Le gisement printanier
Un chenal en arrière des parcs à huîtres du pertuis d'Antioche, à l'est de La Rochelle et près de l'Île de Ré, accueille chaque début mars un afflux massif de lançons (lançon commun) qui crée une « autoroute » alimentaire. Ces bancs attirent de façon concentrée le bar (Dicentrarchus labrax) et des flatfish à peau fine comme la limande et la sole, transformant temporairement ce bras d'eau, souvent ignoré l'hiver, en hotspot de prédation.
Fenêtres de marée et approche discrète
La période la plus propice coïncide avec les coefficients de marée élevés de mars (vives-eaux) et les petites montées de température, quand la colonne d'eau chauffe vers 8–10 °C. Les fenêtres de faible luminosité — l'heure précédant l'aube et celle suivant le crépuscule civil, voire les brumes matinales typiques du littoral charentais — concentrent l'activité. L'approche depuis les berges exige de la discrétion : circuler dans les chenaux de marais salants pour réduire les ondes à la berge, éviter de marcher sur les clapets d'anciens parcs ostréicoles et privilégier des déplacements parallèles à la rive pour ne pas effrayer les bancs.
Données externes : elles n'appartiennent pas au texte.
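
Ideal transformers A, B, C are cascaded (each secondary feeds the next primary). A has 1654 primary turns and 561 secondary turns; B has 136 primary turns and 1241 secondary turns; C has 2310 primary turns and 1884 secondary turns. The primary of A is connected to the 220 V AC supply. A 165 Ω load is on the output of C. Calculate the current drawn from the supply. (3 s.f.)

I_supply ≈ 8.50 A

Secondary of A: V = 220.00 × 561/1654 = 74.619 V.
Secondary of B: V = 74.619 × 1241/136 = 680.90 V.
Secondary of C: V = 680.90 × 1884/2310 = 555.33 V.
I_load = 555.33/165 = 3.3656 A, so P_out = 555.33 × 3.3656 = 1869.0 W.
All ideal ⇒ P_in = P_out, so I_supply = 1869.0/220 = 8.50 A.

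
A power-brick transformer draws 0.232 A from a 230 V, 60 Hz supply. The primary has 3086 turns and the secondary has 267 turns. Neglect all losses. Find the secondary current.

I_s ≈ 2.68 A

I_s/I_p = N_p/N_s, so I_s = 0.232 × 3086/267 = 2.68 A.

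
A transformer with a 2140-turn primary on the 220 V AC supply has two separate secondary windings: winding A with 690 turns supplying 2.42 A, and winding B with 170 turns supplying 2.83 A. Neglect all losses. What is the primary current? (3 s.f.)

I_p ≈ 1.01 A

V_A = 220 × 690/2140 = 70.935 V; V_B = 220 × 170/2140 = 17.477 V.
P_out = V_A I_A + V_B I_B = 70.935×2.42 + 17.477×2.83 = 171.66 + 49.459 = 221.12 W.
Ideal ⇒ P_in = P_out, so I_p = P_out/V_p = 221.12/220 = 1.01 A.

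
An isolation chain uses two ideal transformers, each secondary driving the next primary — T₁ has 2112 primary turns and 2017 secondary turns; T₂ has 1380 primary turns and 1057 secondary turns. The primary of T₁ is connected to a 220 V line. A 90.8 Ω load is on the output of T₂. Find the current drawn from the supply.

After T₁: V = 220.00 × 2017/2112 = 210.10 V.
After T₂: V = 210.10 × 1057/1380 = 160.93 V.
I_load = 160.93/90.8 = 1.7723 A, so P_out = 160.93 × 1.7723 = 285.22 W.
All ideal ⇒ P_in = P_out, so I_supply = 285.22/220 = 1.30 A.

I_supply ≈ 1.30 A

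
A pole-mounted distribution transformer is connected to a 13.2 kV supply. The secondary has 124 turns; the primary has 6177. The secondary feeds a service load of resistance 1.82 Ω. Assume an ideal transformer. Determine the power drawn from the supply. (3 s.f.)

P ≈ 38600 W

V_s = V_p × N_s/N_p = 13200 × 124/6177 = 264.98 V.
I_s = V_s/R = 264.98/1.82 = 145.60 A.
I_p = I_s × N_s/N_p = 145.60 × 124/6177 = 2.9227 A.
P = V_p I_p = 13200 × 2.9227 = 38600 W.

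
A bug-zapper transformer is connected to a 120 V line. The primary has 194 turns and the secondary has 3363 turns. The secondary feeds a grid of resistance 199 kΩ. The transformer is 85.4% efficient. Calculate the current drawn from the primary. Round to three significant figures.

I_p ≈ 0.212 A

V_s = 120 × 3363/194 = 2080.2 V.
I_s = V_s/R = 2080.2/199000 = 0.010453 A.
P_out = V_s I_s = 2080.2 × 0.010453 = 21.745 W.
P_in = P_out/η = 21.745/0.854 = 25.463 W.
I_p = P_in/V_p = 25.463/120 = 0.212 A.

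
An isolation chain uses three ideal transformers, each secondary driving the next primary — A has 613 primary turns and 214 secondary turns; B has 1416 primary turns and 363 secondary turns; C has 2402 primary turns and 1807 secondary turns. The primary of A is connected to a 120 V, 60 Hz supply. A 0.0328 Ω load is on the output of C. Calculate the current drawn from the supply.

I_supply ≈ 16.6 A

After A: V = 120.00 × 214/613 = 41.892 V.
After B: V = 41.892 × 363/1416 = 10.739 V.
After C: V = 10.739 × 1807/2402 = 8.0791 V.
I_load = 8.0791/0.0328 = 246.31 A, so P_out = 8.0791 × 246.31 = 1990.0 W.
All ideal ⇒ P_in = P_out, so I_supply = 1990.0/120 = 16.6 A.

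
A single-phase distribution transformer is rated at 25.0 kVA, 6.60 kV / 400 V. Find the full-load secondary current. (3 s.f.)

I_s = S/V_s = 25000/400 = 62.5 A.

I_s ≈ 62.5 A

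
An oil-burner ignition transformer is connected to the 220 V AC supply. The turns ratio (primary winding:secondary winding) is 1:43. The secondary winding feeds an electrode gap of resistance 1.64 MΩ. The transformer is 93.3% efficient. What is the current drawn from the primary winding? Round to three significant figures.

I_p ≈ 0.266 A

V_s = 220 × 43/1 = 9460.0 V.
I_s = V_s/R = 9460.0/(1.64×10^6) = 0.0057683 A.
P_out = V_s I_s = 9460.0 × 0.0057683 = 54.568 W.
P_in = P_out/η = 54.568/0.933 = 58.487 W.
I_p = P_in/V_p = 58.487/220 = 0.266 A.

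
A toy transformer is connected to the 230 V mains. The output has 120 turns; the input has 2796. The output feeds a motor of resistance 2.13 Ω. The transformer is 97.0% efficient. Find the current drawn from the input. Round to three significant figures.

V_out = 230 × 120/2796 = 9.8712 V.
I_out = V_out/R = 9.8712/2.13 = 4.6344 A.
P_out = V_out I_out = 9.8712 × 4.6344 = 45.747 W.
P_in = P_out/η = 45.747/0.970 = 47.162 W.
I_in = P_in/V_in = 47.162/230 = 0.205 A.

I_in ≈ 0.205 A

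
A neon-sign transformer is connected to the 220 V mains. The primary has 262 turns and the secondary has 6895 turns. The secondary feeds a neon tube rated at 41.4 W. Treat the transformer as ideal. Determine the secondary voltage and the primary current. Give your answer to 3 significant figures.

V_s ≈ 5790 V, I_p ≈ 0.188 A

V_s = V_p × N_s/N_p = 220 × 6895/262 = 5789.7 V.
I_s = P/V_s = 41.4/5789.7 = 0.0071506 A.
I_p = I_s × N_s/N_p = 0.0071506 × 6895/262 = 0.188 A.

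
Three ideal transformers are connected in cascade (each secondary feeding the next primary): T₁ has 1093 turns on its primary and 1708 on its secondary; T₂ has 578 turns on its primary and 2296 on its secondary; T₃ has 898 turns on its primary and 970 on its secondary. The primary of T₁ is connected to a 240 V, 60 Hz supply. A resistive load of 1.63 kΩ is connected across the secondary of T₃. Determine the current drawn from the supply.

Secondary of T₁: V = 240.00 × 1708/1093 = 375.04 V.
Secondary of T₂: V = 375.04 × 2296/578 = 1489.8 V.
Secondary of T₃: V = 1489.8 × 970/898 = 1609.2 V.
I_load = 1609.2/1630 = 0.98726 A, so P_out = 1609.2 × 0.98726 = 1588.7 W.
All ideal ⇒ P_in = P_out, so I_supply = 1588.7/240 = 6.62 A.

I_supply ≈ 6.62 A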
Pourquoi le secret jusqu'au printemps
En hiver, les tempêtes, la turbidité et les courants poussent les lançons au large; les structures des marais et parcs à huîtres créent ensuite, au réchauffement printanier, des couloirs de concentration très localisés. Cette mécanique naturelle, connue des paludiers et ostréiculteurs de la région, explique que le site reste étonnamment calme jusqu'à la soudaineté du run de mars.